Somehow, for her, he dredged up a smile. “Must be a blue moon. Keep going.”
She swallowed so hard, he heard it. “Right. Yes. Well. I was diagnosed, in the end. My consultant believes major physical trauma can trigger conditions like mine. She thinks it was the pneumonia. But that doesn’t really matter. What matters is that, for years, I had no idea what was really happening to my body. No painkillers, no physical therapy, no medical support whatsoever. So I did what I had to do. I developed my own coping mechanisms. The problem is, they weren’t particularly healthy.”
He wondered what it was like, to cope constantly. Tiring, probably. Stressful, definitely. Doing it alone didn’t sound healthy at all.
“I avoided anything that might make me feel worse,” she said. “I was afraid.” No inflection. No emotion. As if she was reading someone else’s story from a sheet of paper. “I quit netball. I quit my postgrad degree. I stopped going out with my friends. I didn’t stay up late because sleep was too precious. I refused to make plans because I never knew when my body might force me to change them. My friends disappeared one by one. I suppose my problems made them feel guilty.”
“And your fiancé?” Red asked softly.
“Oh, Henry,” she laughed. “He lost patience almost immediately. He didn’t believe me.”
“What?” Red had been trying to stay calm throughout this story, to avoid showing his own reactions in case they affected what she chose to share. But he couldn’t have hidden his disgust in that moment, not even if he’d pulled out his own fucking tongue.
She shrugged, but a smile teased the edges of her mouth, as if she found his obvious horror amusing. “There was no blood test or scan or injury to prove that I was really in pain. He was very logical, you see. He needed evidence and I had none.”
“Your word isn’t evidence? Your feelings aren’t evidence?” Red demanded, his tone harsher than he’d intended. But he couldn’t help it. He’d seen the change in Chloe when her pain got too serious to handle. Fuck, he saw her now, when she was trying to seem fine but was clearly exhausted. Black circles under her beautiful eyes, weariness clinging to her like a shadow. How the fuck could someone who planned to marry her just ignore all that?

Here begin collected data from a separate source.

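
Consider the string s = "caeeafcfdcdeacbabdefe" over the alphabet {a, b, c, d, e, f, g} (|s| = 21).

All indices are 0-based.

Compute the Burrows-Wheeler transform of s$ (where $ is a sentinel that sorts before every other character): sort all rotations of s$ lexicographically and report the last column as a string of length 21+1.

ebececa$adffcbfdeadace

rank  rotation                last
    0  $caeeafcfdcdeacbabdefe  e
    1  abdefe$caeeafcfdcdeacb  b
    2  acbabdefe$caeeafcfdcde  e
    3  aeeafcfdcdeacbabdefe$c  c
    4  afcfdcdeacbabdefe$caee  e
    5  babdefe$caeeafcfdcdeac  c
    6  bdefe$caeeafcfdcdeacba  a
    7  caeeafcfdcdeacbabdefe$  $
    8  cbabdefe$caeeafcfdcdea  a
    9  cdeacbabdefe$caeeafcfd  d
   10  cfdcdeacbabdefe$caeeaf  f
   11  dcdeacbabdefe$caeeafcf  f
   12  deacbabdefe$caeeafcfdc  c
   13  defe$caeeafcfdcdeacbab  b
   14  e$caeeafcfdcdeacbabdef  f
   15  eacbabdefe$caeeafcfdcd  d
   16  eafcfdcdeacbabdefe$cae  e
   17  eeafcfdcdeacbabdefe$ca  a
   18  efe$caeeafcfdcdeacbabd  d
   19  fcfdcdeacbabdefe$caeea  a
   20  fdcdeacbabdefe$caeeafc  c
   21  fe$caeeafcfdcdeacbabde  e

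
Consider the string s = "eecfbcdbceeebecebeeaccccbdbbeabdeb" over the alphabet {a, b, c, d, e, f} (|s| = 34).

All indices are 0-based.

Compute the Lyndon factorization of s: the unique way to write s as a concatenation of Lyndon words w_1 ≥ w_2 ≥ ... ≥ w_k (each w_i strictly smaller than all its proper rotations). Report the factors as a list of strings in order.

emit factor 1: 'e' (i=0, period=1)
emit factor 2: 'e' (i=1, period=1)
emit factor 3: 'cf' (i=2, period=2)
emit factor 4: 'bcdbceeebecebee' (i=4, period=15)
emit factor 5: 'accccbdbbe' (i=19, period=10)
emit factor 6: 'abdeb' (i=29, period=5)

["e", "e", "cf", "bcdbceeebecebee", "accccbdbbe", "abdeb"]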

“Henry thought I was malingering,” she told him. “That I was being pathetic, I was too demanding, I needed too much support.” Her lip curled, displaying a flash of anger that had been absent so far, one he was actually relieved to see now. “He disappeared on me without much remorse, but I consider that a lucky escape.”

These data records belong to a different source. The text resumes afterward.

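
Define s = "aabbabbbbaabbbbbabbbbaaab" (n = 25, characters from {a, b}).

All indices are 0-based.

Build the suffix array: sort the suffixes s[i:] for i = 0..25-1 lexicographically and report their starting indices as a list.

[21, 22, 0, 9, 23, 1, 16, 4, 10, 24, 20, 8, 15, 3, 19, 7, 14, 2, 18, 6, 13, 17, 5, 12, 11]

sorted suffixes:
  #0 SA[0]=21  'aaab'
  #1 SA[1]=22  'aab'
  #2 SA[2]=0  'aabbabbbbaabbbbbabbbbaaab'
  #3 SA[3]=9  'aabbbbbabbbbaaab'
  #4 SA[4]=23  'ab'
  #5 SA[5]=1  'abbabbbbaabbbbbabbbbaaab'
  #6 SA[6]=16  'abbbbaaab'
  #7 SA[7]=4  'abbbbaabbbbbabbbbaaab'
  #8 SA[8]=10  'abbbbbabbbbaaab'
  #9 SA[9]=24  'b'
  #10 SA[10]=20  'baaab'
  #11 SA[11]=8  'baabbbbbabbbbaaab'
  #12 SA[12]=15  'babbbbaaab'
  #13 SA[13]=3  'babbbbaabbbbbabbbbaaab'
  #14 SA[14]=19  'bbaaab'
  #15 SA[15]=7  'bbaabbbbbabbbbaaab'
  #16 SA[16]=14  'bbabbbbaaab'
  #17 SA[17]=2  'bbabbbbaabbbbbabbbbaaab'
  #18 SA[18]=18  'bbbaaab'
  #19 SA[19]=6  'bbbaabbbbbabbbbaaab'
  #20 SA[20]=13  'bbbabbbbaaab'
  #21 SA[21]=17  'bbbbaaab'
  #22 SA[22]=5  'bbbbaabbbbbabbbbaaab'
  #23 SA[23]=12  'bbbbabbbbaaab'
  #24 SA[24]=11  'bbbbbabbbbaaab'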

So did Red. “He doesn’t sound like marriage material.”
Her eyes slid to his, sparkling with humor. “No.”
“He sounds like the type of guy who finds out his wife has cancer and starts screwing his secretary to relieve the stress.”
“Yes,” she said, smiling now.
“Fuck him.”
“I pity whoever is,” she smirked. Then she waved a hand and the moment of camaraderie passed. “I’ve learned how to manage my symptoms, now, of course. I have medication, physiotherapy, cognitive therapy. I’m fine, really. But I feel like a part of me hasn’t caught up with that. Like I’m still afraid of myself. That’s what the list is for. To help me get my bravery back.”
She began that speech sounding like her usual self, but toward the end she started to mumble, her voice growing smaller, her eyes skating away from his. Like she was embarrassed to say the most badass thing he’d ever heard.
He couldn’t let that stand. “Hey.”
She pursed her lips and glared at him without much heat. “What?”